2030 SDGsで変える
農薬や化学肥料を使わずに栽培されたコメや野菜を学校給食に使う自治体が増えています。オーガニック(有機)な給食は健康に良いだけでなく、農産物とお金の新たな循環を地域につくり、農業の持続可能性も高めます。給食から広がるSDGs(持続可能な開発目標)の可能性に注目しました。
ごはんはすべて地元の有機米 行政とJAが連携
茨城県北西部に位置する常陸大宮市では11月から、小中学校で提供される給食のごはんがすべて、地元産の有機米に切り替わった。
2カ所の給食センターで調理される15校分の給食は毎日2700食で、ごはんのメニューは週に3、4回。除草剤などの農薬や化学肥料を使わずに作られたコシヒカリは食味がよく、「おかわりをする子が増えた」という声が届いている。
同市は「子どもたちに安全で安心な最高の給食を提供し、持続可能な農業のために有機農業を加速させる」(鈴木定幸市長)として、オーガニック給食を推進。2027年までに100%にすることを目指している。
その動きを22年から作り手として支えているのは、常陸農業協同組合(JA常陸)。専門家を招いて有機農法を学び、まずはジャガイモ、ニンジン、ナス、カボチャ、サツマイモの栽培から始めた。

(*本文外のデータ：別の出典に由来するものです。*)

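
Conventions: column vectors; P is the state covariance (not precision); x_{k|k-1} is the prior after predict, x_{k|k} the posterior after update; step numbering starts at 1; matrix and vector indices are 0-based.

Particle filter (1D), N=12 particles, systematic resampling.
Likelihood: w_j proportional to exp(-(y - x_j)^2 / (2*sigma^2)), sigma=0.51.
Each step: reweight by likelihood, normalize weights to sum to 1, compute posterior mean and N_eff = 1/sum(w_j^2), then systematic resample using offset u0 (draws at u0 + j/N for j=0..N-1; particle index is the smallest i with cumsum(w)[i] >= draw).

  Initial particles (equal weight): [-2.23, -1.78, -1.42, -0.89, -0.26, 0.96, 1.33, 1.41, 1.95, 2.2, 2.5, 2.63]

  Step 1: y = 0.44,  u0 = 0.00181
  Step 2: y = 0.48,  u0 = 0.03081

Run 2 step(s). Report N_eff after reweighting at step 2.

step 1: w=[0.0000, 0.0001, 0.0009, 0.0235, 0.2752, 0.4197, 0.1540, 0.1157, 0.0088, 0.0018, 0.0002, 0.0001]  mean=0.6988  Neff=3.4526  idx=[3, 4, 4, 4, 5, 5, 5, 5, 5, 6, 6, 7]
step 2: w=[0.0055, 0.0702, 0.0702, 0.0702, 0.1291, 0.1291, 0.1291, 0.1291, 0.1291, 0.0501, 0.0501, 0.0381]  mean=0.7473  Neff=9.5558  idx=[1, 2, 3, 4, 5, 5, 6, 7, 7, 8, 9, 10]

N_eff = 9.5558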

23年から開始した米づくりでは、有機農法を行う田んぼを分けるため、市が間に入って農地の交換も行った。この秋は8カ月分の給食をまかなえるだけの量を収穫。来年は、作付面積をさらに増やす。
無添加のみそ・しょうゆ 調味料にもこだわり
慣行農業と呼ばれる化学肥料や農薬を用いる栽培をしてきた組合内では当初、有機農業に反対する声もあった。それを秋山豊組合長が「抵抗勢力になってはいけない。生き残るためには有機農業は必要で、給食で使ってもらうのだから売り先には困らない」と説得。県の手厚い補助事業も活用して一気に推し進めた。